Combien coûte l’adhésion à un médiateur de la consommation ?

Les tarifs varient selon le médiateur et la taille de l’entreprise. Pour un auto-entrepreneur ou une TPE, comptez entre 50 € et 150 € par an. Pour une PME, les tarifs se situent généralement entre 150 € et 500 € par an. Certains médiateurs sectoriels proposés par les fédérations professionnelles sont inclus dans la cotisation à la fédération.

Que risque un e-commerçant qui n’affiche pas de médiateur sur son site ?

L’amende administrative peut atteindre 15 000 € pour une personne morale et 3 000 € pour une personne physique (Art. L.641-1 du Code de la consommation). En cas de manquements graves ou répétés, le montant peut aller jusqu’à 75 000 €. Ces sanctions sont prononcées par la DGCCRF, souvent à l’occasion de contrôles plus larges portant sur les CGV, les mentions légales ou les pratiques commerciales.

Un professionnel B2B est-il concerné par la médiation de la consommation ?
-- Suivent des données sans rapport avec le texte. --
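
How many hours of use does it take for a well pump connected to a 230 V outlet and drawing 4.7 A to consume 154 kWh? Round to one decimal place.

Power = 4.7 A × 230 V = 1081 W = 1.081 kW
Hours = 154 kWh ÷ 1.081 kW = 142.5 h

142.5 h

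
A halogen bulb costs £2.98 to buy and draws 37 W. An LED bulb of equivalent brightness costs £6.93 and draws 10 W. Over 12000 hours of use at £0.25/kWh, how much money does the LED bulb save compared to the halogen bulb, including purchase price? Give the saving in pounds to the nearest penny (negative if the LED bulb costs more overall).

halogen bulb: £2.98 + (37/1000) kW × 12000 h × £0.25 = £2.98 + £111 = £113.98
LED bulb: £6.93 + (10/1000) kW × 12000 h × £0.25 = £6.93 + £30 = £36.93
Saving = £113.98 − £36.93 = £77.05

£77.05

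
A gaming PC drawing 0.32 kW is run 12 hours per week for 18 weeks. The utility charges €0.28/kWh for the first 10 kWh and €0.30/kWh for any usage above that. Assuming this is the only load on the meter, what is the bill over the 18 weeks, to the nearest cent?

€20.54

Runtime = 12 h/week × 18 weeks = 216 h
Energy = 0.32 kW × 216 h = 69.12 kWh
Tier 1 (0–10 kWh): 10 × €0.28 = €2.8
Above 10 kWh: 59.12 × €0.30 = €17.736
Bill = €20.54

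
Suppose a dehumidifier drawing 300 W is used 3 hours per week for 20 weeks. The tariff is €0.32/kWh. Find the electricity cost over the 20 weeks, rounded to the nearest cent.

Runtime = 3 h/week × 20 weeks = 60 h
Energy = 0.3 kW × 60 h = 18 kWh
Cost = 18 kWh × €0.32/kWh = €5.76

€5.76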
Non. La médiation de la consommation ne s’applique qu’aux litiges entre un professionnel et un consommateur (B2C). Les litiges entre professionnels relèvent d’autres dispositifs : médiation conventionnelle, médiation judiciaire ou médiateur des entreprises. Toutefois, si vous vendez à la fois à des professionnels et à des consommateurs, vous êtes soumis à l’obligation de médiation pour votre activité B2C.